Mata tuanya menyorot begitu tajam, menatap setiap gerakan pernapasan yang dilakukan Jaka tanpa berkedip sedikit pun.
Perempan tua itu semakin membelalakkan matanya, menatap otot-otot yang bersembulan dari kulit Jaka yang tak terbungkus baju.
Dari kulit Jaka Sembada yang putih bersinar, otot-otot itu tertihat bagai lempengan baja.
Sehingga, mulut Nyi Selasih tak sadar berdecak kagum.
Betul-betul sempurna keberadaan bocah kecil ini.
Kembali Jaka Sembada memperagakan ilmu olah kanuragan yang telah didapat dari si Hantu Pemburu Nyawa.
Sepasang tangan yang membentang lurus tengah diperagakannya dengan pengerahan tenaga dalam penuh.
Kemudian, tangan kanan yang terbentang lurus itu ditekuk sebatas pangkal lengan dengan jari-jari terkepal rapat.
Sementara tangan kirinya yang masih membentang lurus dengan jari-jari terbuka, digerakkannya ke arah dada seperti memberikan dorongan.
Ya! Jaka memang tengah melakukan dorongan melalui telapak tangan kiri yang terbuka, terhadap telapak tangan kanannya yang terkepal.
Setiap dorongan tangan kiri Jaka disertai helaan napas yang teratur, serta liukan pinggang yang begitu gemulai bak seorang penari.
Nyi Selasih kembali terpukau menyaksikan kelenturan tubuh anak didiknya.
"Betul-betul bibit unggul,"
Kata batin Nyi Selasih sambil terus memantau setiap gerakan Jaka Sembada.
Entah sudah berapa jurus yang dimainkan Jaka ketika tiba-tiba saja perempuan tua berpakaian longgar warna putih itu melemparkan benda bulat kehitaman sebesar kepalan tangan lelaki dewasa.
Lemparan itu demikian cepat Namun desingan benda yang melayang di udara itu sempat tertangkap pendengaran Jaka yang tengah memusatkan pikiran pada jurus-jurus yang didapat dari Eyang Legar.
Singgg...! Benda bulat kehitaman sebesar kepalan lelaki dewasa itu bergerak cepat, mencecar bagian tubuh Jaka yang mematikan.

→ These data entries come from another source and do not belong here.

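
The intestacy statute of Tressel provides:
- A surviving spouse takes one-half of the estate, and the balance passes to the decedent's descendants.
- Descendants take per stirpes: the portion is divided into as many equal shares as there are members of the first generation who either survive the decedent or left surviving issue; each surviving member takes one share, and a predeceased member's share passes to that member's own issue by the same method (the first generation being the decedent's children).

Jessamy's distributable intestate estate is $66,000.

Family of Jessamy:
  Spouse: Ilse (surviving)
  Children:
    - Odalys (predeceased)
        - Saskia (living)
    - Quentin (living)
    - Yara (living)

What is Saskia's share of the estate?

Ilse takes one-half of $66,000 = $33,000. The remaining $33,000 passes to the descendants.
The descendants' portion ($33,000) is divided into 3 shares of $11,000: Quentin and Yara each take $11,000; Odalys's $11,000 share passes to Odalys's issue.
Odalys's share ($11,000) passes entirely to Saskia.

Saskia receives $11,000.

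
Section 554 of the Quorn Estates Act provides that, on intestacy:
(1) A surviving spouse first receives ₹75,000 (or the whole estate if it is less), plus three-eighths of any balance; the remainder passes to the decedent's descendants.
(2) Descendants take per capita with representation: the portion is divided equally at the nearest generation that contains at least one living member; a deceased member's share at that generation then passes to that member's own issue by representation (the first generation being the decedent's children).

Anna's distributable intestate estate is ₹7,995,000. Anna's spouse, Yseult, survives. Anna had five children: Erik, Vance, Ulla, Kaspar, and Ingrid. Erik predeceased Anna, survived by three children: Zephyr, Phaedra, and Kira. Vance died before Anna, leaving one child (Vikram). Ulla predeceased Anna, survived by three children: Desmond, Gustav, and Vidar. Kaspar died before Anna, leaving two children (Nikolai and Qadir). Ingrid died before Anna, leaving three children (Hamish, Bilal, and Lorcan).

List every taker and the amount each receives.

Yseult: ₹3,045,000; Zephyr: ₹412,500; Phaedra: ₹412,500; Kira: ₹412,500; Vikram: ₹412,500; Desmond: ₹412,500; Gustav: ₹412,500; Vidar: ₹412,500; Nikolai: ₹412,500; Qadir: ₹412,500; Hamish: ₹412,500; Bilal: ₹412,500; Lorcan: ₹412,500

Yseult first takes ₹75,000, leaving a balance of ₹7,920,000. Yseult then takes three-eighths of the balance (₹2,970,000), for a total of ₹3,045,000. The remaining ₹4,950,000 passes to the descendants.
No child survives, so the initial division is made at the grandchildren's generation.
The descendants' portion (₹4,950,000) is divided into 12 shares of ₹412,500: Zephyr, Phaedra, Kira, Vikram, Desmond, Gustav, Vidar, Nikolai, Qadir, Hamish, Bilal, and Lorcan each take ₹412,500.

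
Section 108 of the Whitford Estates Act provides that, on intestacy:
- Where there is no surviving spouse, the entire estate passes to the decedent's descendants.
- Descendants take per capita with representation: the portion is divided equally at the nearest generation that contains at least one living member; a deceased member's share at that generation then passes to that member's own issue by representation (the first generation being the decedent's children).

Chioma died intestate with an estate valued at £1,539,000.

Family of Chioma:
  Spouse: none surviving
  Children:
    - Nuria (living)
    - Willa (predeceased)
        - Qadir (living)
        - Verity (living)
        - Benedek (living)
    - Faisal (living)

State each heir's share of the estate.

Nuria: £513,000; Qadir: £171,000; Verity: £171,000; Benedek: £171,000; Faisal: £513,000

The entire £1,539,000 passes to the descendants.
That amount (£1,539,000) is divided into 3 shares of £513,000: Nuria and Faisal each take £513,000; Willa's £513,000 share passes to Willa's issue.
Willa's share (£513,000) is divided into 3 shares of £171,000: Qadir, Verity, and Benedek each take £171,000.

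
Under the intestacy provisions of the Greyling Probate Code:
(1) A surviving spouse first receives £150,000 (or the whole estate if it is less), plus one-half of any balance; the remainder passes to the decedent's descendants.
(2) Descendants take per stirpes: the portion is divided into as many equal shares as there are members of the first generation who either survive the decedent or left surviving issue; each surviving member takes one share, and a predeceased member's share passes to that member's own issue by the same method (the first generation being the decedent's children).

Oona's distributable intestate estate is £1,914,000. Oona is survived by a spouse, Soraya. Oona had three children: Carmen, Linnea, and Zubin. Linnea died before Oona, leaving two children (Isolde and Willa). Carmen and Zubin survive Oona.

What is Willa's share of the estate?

Willa receives £147,000.

Soraya first takes £150,000, leaving a balance of £1,764,000. Soraya then takes one-half of the balance (£882,000), for a total of £1,032,000. The remaining £882,000 passes to the descendants.
The descendants' portion (£882,000) is divided into 3 shares of £294,000: Carmen and Zubin each take £294,000; Linnea's £294,000 share passes to Linnea's issue.
Linnea's share (£294,000) is divided into 2 shares of £147,000: Isolde and Willa each take £147,000.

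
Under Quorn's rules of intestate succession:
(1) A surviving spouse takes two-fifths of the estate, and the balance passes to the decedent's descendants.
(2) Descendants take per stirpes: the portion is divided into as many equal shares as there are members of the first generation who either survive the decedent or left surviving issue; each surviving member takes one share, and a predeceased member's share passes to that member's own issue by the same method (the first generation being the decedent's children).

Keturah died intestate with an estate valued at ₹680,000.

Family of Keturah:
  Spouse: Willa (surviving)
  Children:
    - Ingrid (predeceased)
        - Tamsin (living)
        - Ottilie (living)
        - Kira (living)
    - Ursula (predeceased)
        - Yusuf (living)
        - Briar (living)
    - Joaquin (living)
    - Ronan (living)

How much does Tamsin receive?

Tamsin receives ₹34,000.

Willa takes two-fifths of ₹680,000 = ₹272,000. The remaining ₹408,000 passes to the descendants.
The descendants' portion (₹408,000) is divided into 4 shares of ₹102,000: Joaquin and Ronan each take ₹102,000; Ingrid's ₹102,000 share passes to Ingrid's issue; Ursula's ₹102,000 share passes to Ursula's issue.
Ingrid's share (₹102,000) is divided into 3 shares of ₹34,000: Tamsin, Ottilie, and Kira each take ₹34,000.
Ursula's share (₹102,000) is divided into 2 shares of ₹51,000: Yusuf and Briar each take ₹51,000.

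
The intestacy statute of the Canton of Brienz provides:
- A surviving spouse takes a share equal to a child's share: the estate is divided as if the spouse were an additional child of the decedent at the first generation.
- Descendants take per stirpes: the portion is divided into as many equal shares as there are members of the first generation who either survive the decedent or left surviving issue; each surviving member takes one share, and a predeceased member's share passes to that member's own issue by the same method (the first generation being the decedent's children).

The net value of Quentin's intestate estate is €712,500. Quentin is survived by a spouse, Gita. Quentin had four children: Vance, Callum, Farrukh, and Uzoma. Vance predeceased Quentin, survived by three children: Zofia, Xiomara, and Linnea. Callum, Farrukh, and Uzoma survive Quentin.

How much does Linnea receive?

The spouse counts as an additional share at the children's level, so there are 5 primary shares of €142,500. Gita takes one such share (€142,500).
The children's combined portion (€570,000) is divided into 4 shares of €142,500: Callum, Farrukh, and Uzoma each take €142,500; Vance's €142,500 share passes to Vance's issue.
Vance's share (€142,500) is divided into 3 shares of €47,500: Zofia, Xiomara, and Linnea each take €47,500.

Linnea receives €47,500.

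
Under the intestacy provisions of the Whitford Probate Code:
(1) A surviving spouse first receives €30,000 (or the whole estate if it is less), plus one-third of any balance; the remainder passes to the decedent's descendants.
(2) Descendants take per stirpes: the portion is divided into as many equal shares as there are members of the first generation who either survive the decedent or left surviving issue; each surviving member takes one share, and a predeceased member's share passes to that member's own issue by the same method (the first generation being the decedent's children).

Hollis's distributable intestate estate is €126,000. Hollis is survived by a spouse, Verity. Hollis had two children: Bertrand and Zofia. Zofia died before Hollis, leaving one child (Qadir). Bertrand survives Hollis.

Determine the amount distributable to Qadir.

Qadir receives €32,000.

Verity first takes €30,000, leaving a balance of €96,000. Verity then takes one-third of the balance (€32,000), for a total of €62,000. The remaining €64,000 passes to the descendants.
The descendants' portion (€64,000) is divided into 2 shares of €32,000: Bertrand takes €32,000; Zofia's €32,000 share passes to Zofia's issue.
Zofia's share (€32,000) passes entirely to Qadir.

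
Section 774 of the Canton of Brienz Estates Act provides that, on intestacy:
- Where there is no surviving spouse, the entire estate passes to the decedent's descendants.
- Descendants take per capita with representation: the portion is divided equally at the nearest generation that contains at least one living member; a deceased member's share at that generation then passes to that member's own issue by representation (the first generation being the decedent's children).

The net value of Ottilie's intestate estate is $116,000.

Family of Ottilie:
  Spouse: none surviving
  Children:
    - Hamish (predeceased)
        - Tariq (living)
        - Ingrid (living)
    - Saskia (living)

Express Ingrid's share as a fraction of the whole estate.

Ingrid receives 1/4 of the estate.

The entire $116,000 passes to the descendants.
That amount ($116,000) is divided into 2 shares of $58,000: Saskia takes $58,000; Hamish's $58,000 share passes to Hamish's issue.
Hamish's share ($58,000) is divided into 2 shares of $29,000: Tariq and Ingrid each take $29,000.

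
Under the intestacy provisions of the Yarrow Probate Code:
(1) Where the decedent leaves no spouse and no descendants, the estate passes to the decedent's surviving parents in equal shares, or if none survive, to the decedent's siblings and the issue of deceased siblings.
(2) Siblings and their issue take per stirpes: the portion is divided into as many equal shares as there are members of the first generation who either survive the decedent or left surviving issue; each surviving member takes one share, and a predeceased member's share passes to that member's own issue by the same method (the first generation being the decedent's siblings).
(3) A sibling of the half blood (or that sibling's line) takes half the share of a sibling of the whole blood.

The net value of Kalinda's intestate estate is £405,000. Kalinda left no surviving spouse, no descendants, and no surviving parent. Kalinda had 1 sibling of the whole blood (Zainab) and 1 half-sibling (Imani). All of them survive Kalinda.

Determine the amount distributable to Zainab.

The entire £405,000 passes to the siblings and their issue.
Counting each half-blood sibling's line as half a unit, there are 3/2 units in £405,000, so one unit is £270,000. Whole-blood lines (Zainab) take £270,000 each; half-blood lines (Imani) take £135,000 each.

Zainab receives £270,000.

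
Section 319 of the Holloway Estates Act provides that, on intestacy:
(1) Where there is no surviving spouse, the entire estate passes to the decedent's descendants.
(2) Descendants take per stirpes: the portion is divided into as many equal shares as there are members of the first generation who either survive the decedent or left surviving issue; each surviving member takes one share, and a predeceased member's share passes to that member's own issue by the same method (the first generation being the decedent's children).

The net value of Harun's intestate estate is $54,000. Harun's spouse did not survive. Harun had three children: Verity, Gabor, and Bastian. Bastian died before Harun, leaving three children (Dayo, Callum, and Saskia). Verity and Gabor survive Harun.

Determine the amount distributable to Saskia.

The entire $54,000 passes to the descendants.
That amount ($54,000) is divided into 3 shares of $18,000: Verity and Gabor each take $18,000; Bastian's $18,000 share passes to Bastian's issue.
Bastian's share ($18,000) is divided into 3 shares of $6,000: Dayo, Callum, and Saskia each take $6,000.

Saskia receives $6,000.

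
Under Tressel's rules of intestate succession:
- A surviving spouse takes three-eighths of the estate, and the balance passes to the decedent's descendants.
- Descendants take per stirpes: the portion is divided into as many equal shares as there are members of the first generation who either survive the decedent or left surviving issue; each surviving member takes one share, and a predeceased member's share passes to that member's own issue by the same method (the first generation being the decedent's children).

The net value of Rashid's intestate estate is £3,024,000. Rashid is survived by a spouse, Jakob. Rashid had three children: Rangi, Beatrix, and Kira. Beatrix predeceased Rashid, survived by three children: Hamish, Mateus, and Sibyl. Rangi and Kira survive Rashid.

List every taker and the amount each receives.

Jakob: £1,134,000; Rangi: £630,000; Hamish: £210,000; Mateus: £210,000; Sibyl: £210,000; Kira: £630,000

Jakob takes three-eighths of £3,024,000 = £1,134,000. The remaining £1,890,000 passes to the descendants.
The descendants' portion (£1,890,000) is divided into 3 shares of £630,000: Rangi and Kira each take £630,000; Beatrix's £630,000 share passes to Beatrix's issue.
Beatrix's share (£630,000) is divided into 3 shares of £210,000: Hamish, Mateus, and Sibyl each take £210,000.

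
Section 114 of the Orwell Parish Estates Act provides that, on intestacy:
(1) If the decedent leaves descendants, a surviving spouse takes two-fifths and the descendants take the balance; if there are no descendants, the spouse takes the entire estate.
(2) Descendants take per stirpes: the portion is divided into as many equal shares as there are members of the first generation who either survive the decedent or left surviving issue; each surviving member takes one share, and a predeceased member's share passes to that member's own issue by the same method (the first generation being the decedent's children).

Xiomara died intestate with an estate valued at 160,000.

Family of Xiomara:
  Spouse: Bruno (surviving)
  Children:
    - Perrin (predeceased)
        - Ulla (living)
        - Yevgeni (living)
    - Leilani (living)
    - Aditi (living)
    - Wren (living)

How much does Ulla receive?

Ulla receives 12,000.

Bruno takes two-fifths of 160,000 = 64,000. The remaining 96,000 passes to the descendants.
The descendants' portion (96,000) is divided into 4 shares of 24,000: Leilani, Aditi, and Wren each take 24,000; Perrin's 24,000 share passes to Perrin's issue.
Perrin's share (24,000) is divided into 2 shares of 12,000: Ulla and Yevgeni each take 12,000.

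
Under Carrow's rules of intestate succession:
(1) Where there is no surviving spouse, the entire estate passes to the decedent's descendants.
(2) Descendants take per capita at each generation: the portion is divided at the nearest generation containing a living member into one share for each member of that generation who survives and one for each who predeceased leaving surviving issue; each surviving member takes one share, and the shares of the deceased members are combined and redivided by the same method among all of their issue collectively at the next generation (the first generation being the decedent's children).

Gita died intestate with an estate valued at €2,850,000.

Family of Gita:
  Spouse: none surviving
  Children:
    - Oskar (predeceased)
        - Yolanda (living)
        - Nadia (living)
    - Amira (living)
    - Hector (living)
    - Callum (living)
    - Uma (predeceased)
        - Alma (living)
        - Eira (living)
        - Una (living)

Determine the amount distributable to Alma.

Alma receives €228,000.

The entire €2,850,000 passes to the descendants.
That amount (€2,850,000) is divided at the children's generation into 5 shares of €570,000. Amira, Hector, and Callum each take €570,000. The 2 shares of the deceased (Oskar and Uma) are combined into a pool of €1,140,000.
That pool (€1,140,000) is divided at the grandchildren's generation equally among Yolanda, Nadia, Alma, Eira, and Una: €228,000 each.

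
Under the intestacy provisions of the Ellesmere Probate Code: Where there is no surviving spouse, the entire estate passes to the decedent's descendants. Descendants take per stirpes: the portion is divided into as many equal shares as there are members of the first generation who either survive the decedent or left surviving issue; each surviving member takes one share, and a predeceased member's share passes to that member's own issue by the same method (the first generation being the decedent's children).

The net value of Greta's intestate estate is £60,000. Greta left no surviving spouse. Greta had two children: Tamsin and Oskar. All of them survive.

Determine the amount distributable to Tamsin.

The entire £60,000 passes to the descendants.
That amount (£60,000) is divided into 2 shares of £30,000: Tamsin and Oskar each take £30,000.

Tamsin receives £30,000.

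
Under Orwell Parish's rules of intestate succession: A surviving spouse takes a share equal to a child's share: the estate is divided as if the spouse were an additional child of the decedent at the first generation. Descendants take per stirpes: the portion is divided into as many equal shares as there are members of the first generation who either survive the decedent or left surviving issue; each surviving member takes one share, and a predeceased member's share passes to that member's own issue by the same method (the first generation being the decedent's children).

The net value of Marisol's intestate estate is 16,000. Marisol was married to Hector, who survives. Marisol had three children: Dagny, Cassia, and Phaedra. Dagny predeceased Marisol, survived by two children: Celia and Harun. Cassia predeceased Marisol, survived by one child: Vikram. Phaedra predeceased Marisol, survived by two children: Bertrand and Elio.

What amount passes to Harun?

The spouse counts as an additional share at the children's level, so there are 4 primary shares of 4,000. Hector takes one such share (4,000).
The children's combined portion (12,000) is divided into 3 shares of 4,000: Dagny's 4,000 share passes to Dagny's issue; Cassia's 4,000 share passes to Cassia's issue; Phaedra's 4,000 share passes to Phaedra's issue.
Dagny's share (4,000) is divided into 2 shares of 2,000: Celia and Harun each take 2,000.
Cassia's share (4,000) passes entirely to Vikram.
Phaedra's share (4,000) is divided into 2 shares of 2,000: Bertrand and Elio each take 2,000.

Harun receives 2,000.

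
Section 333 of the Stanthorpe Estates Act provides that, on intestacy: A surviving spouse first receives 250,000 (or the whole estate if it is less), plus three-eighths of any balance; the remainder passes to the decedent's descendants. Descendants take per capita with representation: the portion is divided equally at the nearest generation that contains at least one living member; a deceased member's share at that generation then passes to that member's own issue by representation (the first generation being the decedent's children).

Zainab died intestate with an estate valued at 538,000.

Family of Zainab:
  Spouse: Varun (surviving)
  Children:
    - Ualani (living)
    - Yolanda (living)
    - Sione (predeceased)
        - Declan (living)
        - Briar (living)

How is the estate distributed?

Varun: 358,000; Ualani: 60,000; Yolanda: 60,000; Declan: 30,000; Briar: 30,000

Varun first takes 250,000, leaving a balance of 288,000. Varun then takes three-eighths of the balance (108,000), for a total of 358,000. The remaining 180,000 passes to the descendants.
The descendants' portion (180,000) is divided into 3 shares of 60,000: Ualani and Yolanda each take 60,000; Sione's 60,000 share passes to Sione's issue.
Sione's share (60,000) is divided into 2 shares of 30,000: Declan and Briar each take 30,000.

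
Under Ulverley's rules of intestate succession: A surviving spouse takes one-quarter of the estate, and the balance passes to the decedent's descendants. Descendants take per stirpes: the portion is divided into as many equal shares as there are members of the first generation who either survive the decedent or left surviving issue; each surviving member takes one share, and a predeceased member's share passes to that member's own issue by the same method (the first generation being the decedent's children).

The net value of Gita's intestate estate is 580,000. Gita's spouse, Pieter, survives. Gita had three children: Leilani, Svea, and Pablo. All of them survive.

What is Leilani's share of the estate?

Leilani receives 145,000.

Pieter takes one-quarter of 580,000 = 145,000. The remaining 435,000 passes to the descendants.
The descendants' portion (435,000) is divided into 3 shares of 145,000: Leilani, Svea, and Pablo each take 145,000.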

Namun belum sempat benda itu menemui sasaran, tubuh bocah ini telah melenting lebih dulu ke udara sambil melakukan salto dua putaran.
"Hup...!"
Tubuh Jaka Sembada kembali menjejak tanah dengan ringan.
"Bagus!"
Puji Nyi Selasih berteriak.
Namun berbarengan dengan pujiannya yang tidak main-main, meluncur kembali bulatan kehitaman sebesar kepalan orang dewasa.
Bahkan kali ini bulatan kehitaman itu bertambah satu.
Kembali Jaka melentingkan tubuhnya, menyaksikan serangan beruntun dari perempuan tua berpakaian longgar warna putih itu.
Agak terkejut juga hati Jaka melihat kedatangan benda bulat kehitaman yang disertai sebuah benda lain berwarna kehitaman yang juga meluncur deras dan mencecar ulu hatinya.
Namun dengan ketenangan yang sempat membuat Nyi Selasih terkagum-kagum, Jaka mampu menghindari dua benda yang hendak melumatkan tubuhnya itu.
"Bagus!"
Puji Nyi Selasih lagi. Maka sekali hentakan saja, tubuh Nyi Selasih yang berada tujuh tombak di depan Jaka, kini sudah beberapa jengkal saja.
"Jaga ini...!"
Teriak Nyi Selasih tiba-tiba.
Mendapati serangan yang begitu mendadak, Jaka menjadi sedikit kikuk.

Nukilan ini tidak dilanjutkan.